All of this is a shame, because despite the horrendously negative tone of this review, there were good things in there. That could just be because I’ve given its bloated corpse such a kicking, its released fumes that have caused me to hallucinate, but still there were good things in there. Seann William Scott proved he could act, and, despite my mockery, Timberlake’s voice works well as a narrator . There were also some genuinely impressive moments of direction, including a time lagged reflection and a news sequence as that recalled the wonderful Brass Eye. The concept behind the film is one that given focus could have turned out to be something actually great (world falling apart, forcing itself into fascism, leads to the rapture). The time travel elements were well handled, and some of the film was quite pretty to look at. In fact, I’m probably only spouting this much vitriol because it feels like such a wasted opportunity.

Then again, none of these positives matter so much when the overall feel of the movie is this self indulgent. Why, for example do we have to follow two Neo Marxist sects? Why do we have to have extended sequences of Krysta Now’s TV show? In fact, why is she even in the film? Why are a third of the characters dressed like they’re from The Tribe, another third like modern models and the others like some god-awful 70s sci fi movie? Why is half of the story in a graphic novel you have to find independently? Why are half of the characters on roller skates? Why is there a flying ice cream truck? Why is there a character that follows Santaros around for half the film, only to be killed off before they can actually have a purpose in the story? Why? Why? Why?
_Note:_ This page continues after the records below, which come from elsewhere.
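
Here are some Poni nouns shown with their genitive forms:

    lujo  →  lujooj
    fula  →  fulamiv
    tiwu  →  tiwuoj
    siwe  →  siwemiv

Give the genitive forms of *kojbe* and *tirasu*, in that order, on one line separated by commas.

kojbemiv, tirasuoj

The suffix is conditioned by the last vowel: -oj when the last vowel of the stem is a rounded vowel (*lujo*, *tiwu*); -miv when the last vowel of the stem is an unrounded vowel (*fula*, *siwe*).
Since the last vowel of *kojbe* is /e/ (an unrounded vowel), it takes -miv, giving *kojbemiv*.
The last vowel of *tirasu* is /u/, which is a rounded vowel, so the suffix is -oj, giving *tirasuoj*.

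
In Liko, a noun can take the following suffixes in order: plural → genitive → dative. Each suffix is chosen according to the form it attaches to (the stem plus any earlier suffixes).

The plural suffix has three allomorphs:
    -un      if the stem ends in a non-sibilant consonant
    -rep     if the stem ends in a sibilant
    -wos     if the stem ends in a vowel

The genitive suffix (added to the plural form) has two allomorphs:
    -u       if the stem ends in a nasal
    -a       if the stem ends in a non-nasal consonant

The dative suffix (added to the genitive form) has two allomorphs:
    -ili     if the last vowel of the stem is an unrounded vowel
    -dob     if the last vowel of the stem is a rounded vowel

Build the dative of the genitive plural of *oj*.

ojunudob

*oj* — final sound /j/ (a non-sibilant consonant) → -un → *ojun*.
The plural form *ojun* — final consonant /n/ (a nasal) → -u → *ojunu*.
The genitive form *ojunu*: last vowel = /u/, a rounded vowel → -dob → *ojunudob*.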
So despite not liking Southland Tales, I could go on for hours about this film which, to its credit, is something I couldn’t do with a lot of movies, but I want to end the review here. It could’ve been great and there was an incredible amount of potential, but in its own words it “took the road less travelled” to tell its story. Sadly it wasn’t so much a road but more a jump off point to becoming a free-form mess on the rocks below. I wouldn’t recommend it, unless you want to get a true understanding of the problems that a world-wide script editor shortage could lead to.